NK Is Not a Nuclear Weapons State
By Kim Young-jin
The United States said Wednesday it will not recognize North Korea as a nuclear weapons state, after the North said it would rejoin international dismantlement efforts only as an equal to such countries.
``We will not accept North Korea as a nuclear weapons state,'' State Department spokesman Philip Crowley told reporters in Washington, D.C.
Earlier in the day, the North published a memorandum outlining its nuclear policy in which it vowed to continue its nuclear weapons program as it sees fit, but that it would not produce excessively or compete in an arms race.

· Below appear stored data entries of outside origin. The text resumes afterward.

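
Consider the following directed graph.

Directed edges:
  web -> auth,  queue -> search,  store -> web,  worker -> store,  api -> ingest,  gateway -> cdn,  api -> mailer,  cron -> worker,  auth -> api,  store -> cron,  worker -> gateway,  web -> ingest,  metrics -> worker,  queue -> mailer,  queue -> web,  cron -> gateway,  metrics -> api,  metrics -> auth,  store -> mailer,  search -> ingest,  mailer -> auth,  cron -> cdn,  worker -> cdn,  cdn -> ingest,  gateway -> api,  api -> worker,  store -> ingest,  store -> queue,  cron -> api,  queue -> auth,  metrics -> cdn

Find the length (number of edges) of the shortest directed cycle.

3

For each vertex v, BFS finds the shortest path from v back to v.
The shortest such closed walk is worker → gateway → api → worker, length 3.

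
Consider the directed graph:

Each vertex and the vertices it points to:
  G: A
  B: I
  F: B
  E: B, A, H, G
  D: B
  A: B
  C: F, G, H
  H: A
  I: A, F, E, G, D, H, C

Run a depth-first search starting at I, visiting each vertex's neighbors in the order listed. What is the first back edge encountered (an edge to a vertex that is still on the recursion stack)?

B→I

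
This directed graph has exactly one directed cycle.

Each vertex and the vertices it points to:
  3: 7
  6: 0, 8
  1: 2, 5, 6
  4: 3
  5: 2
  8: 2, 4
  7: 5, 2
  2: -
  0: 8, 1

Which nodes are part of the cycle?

0, 1, 6

DFS with gray/black marking from 1:
1 gray
  2 gray
  2 black
  5 gray
    5→2: 2 black — skip
  5 black
  6 gray
    0 gray
      8 gray
        8→2: 2 black — skip
        4 gray
          3 gray
            7 gray
              7→5: 5 black — skip
              7→2: 2 black — skip
            7 black
          3 black
        4 black
      8 black
      0→1: 1 is gray → back edge
Back edge closes the cycle 1 → 6 → 0 → 1; its vertices are {0, 1, 6}.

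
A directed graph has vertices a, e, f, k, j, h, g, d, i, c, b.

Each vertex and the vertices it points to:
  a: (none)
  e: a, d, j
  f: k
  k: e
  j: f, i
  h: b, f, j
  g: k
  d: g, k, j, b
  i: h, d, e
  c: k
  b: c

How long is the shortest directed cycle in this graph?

3

For each vertex v, BFS finds the shortest path from v back to v.
The shortest such closed walk is e → j → i → e, length 3.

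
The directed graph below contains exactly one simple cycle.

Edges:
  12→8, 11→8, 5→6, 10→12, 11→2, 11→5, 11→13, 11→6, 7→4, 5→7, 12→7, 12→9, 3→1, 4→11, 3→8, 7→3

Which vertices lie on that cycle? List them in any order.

DFS with gray/black marking from 7:
7 gray
  3 gray
    1 gray
    1 black
    8 gray
    8 black
  3 black
  4 gray
    11 gray
      11→8: 8 black — skip
      5 gray
        6 gray
        6 black
        5→7: 7 is gray → back edge
Back edge closes the cycle 7 → 4 → 11 → 5 → 7; its vertices are {4, 5, 7, 11}.

4, 5, 7, 11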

In the memo, Pyongyang also expressed its willingness to join international disarmament efforts, if treated as an equal partner to nuclear weapons states.
Crowley reiterated the U.S. call for the North to abide by international obligations and return to the negotiations on its denuclearization.
``As we've said many, many times, if it meets its obligations, if it comes constructively back to the six-party process, then there are opportunities available to North Korea for a different relationship with the United States,'' he said
``This is not a new request from North Korea,'' Crowley said of the North's statement. ``It continues to avoid what it knows it has to do. Its current path is a dead end. North Korea ultimately has no choice but to come forward and engage the international community.''
The memorandum was released amid speculation the North is preparing to carry out a third nuclear test in May or June. South Korean cable network YTN reported Tuesday that the reclusive state has been preparing for the test since February, citing an unnamed diplomatic source.
A high-ranking North Korean defector, as well as some analysts, believes the North could be preparing for such a test, according to the AP.
The defector, the news agency reported, says the memo signifies the North's intent to push forward with its nuclear program and consolidate the power of its leader, Kim Jong-il.
Yoo Ho-yeol, a North Korea expert at Seoul's Korea University, said that though the nation is capable of doing so, a test is unlikely as it would put resumption of the six party-talks completely out of reach.
``They have already shown the possibility they have a nuclear bomb, and the US has recognized this,'' Yoo told The Korea Times, Wednesday. ``If they were to conduct a nuclear test, it would not be possible to expect the six-party talks to resume.''
The North left the denuclearization-for-aid talks after being slapped with U.N. sanctions following its second test, carried out in May last year.
Efforts to coax the North back to the table are on hold while the investigation into the March 26 sinking of the South Korean Navy vessel Cheonan ― torn in two by an explosion near the inter-Korean border ― is underway.
An external explosion likely caused the incident, increasing speculation that a North Korean torpedo or mine was responsible.
In its recently-released Nuclear Posture Review, Washington left all options open to deal with countries out of compliance with the Nuclear Non-proliferation Treaty ― namely North Korea and Iran.
Pyongyang responded by vowing to bolster its nuclear arsenal, calling the stance ``hostile.''
U.S. Secretary of State Hillary Clinton has said North Korea possess as many as six nuclear weapons.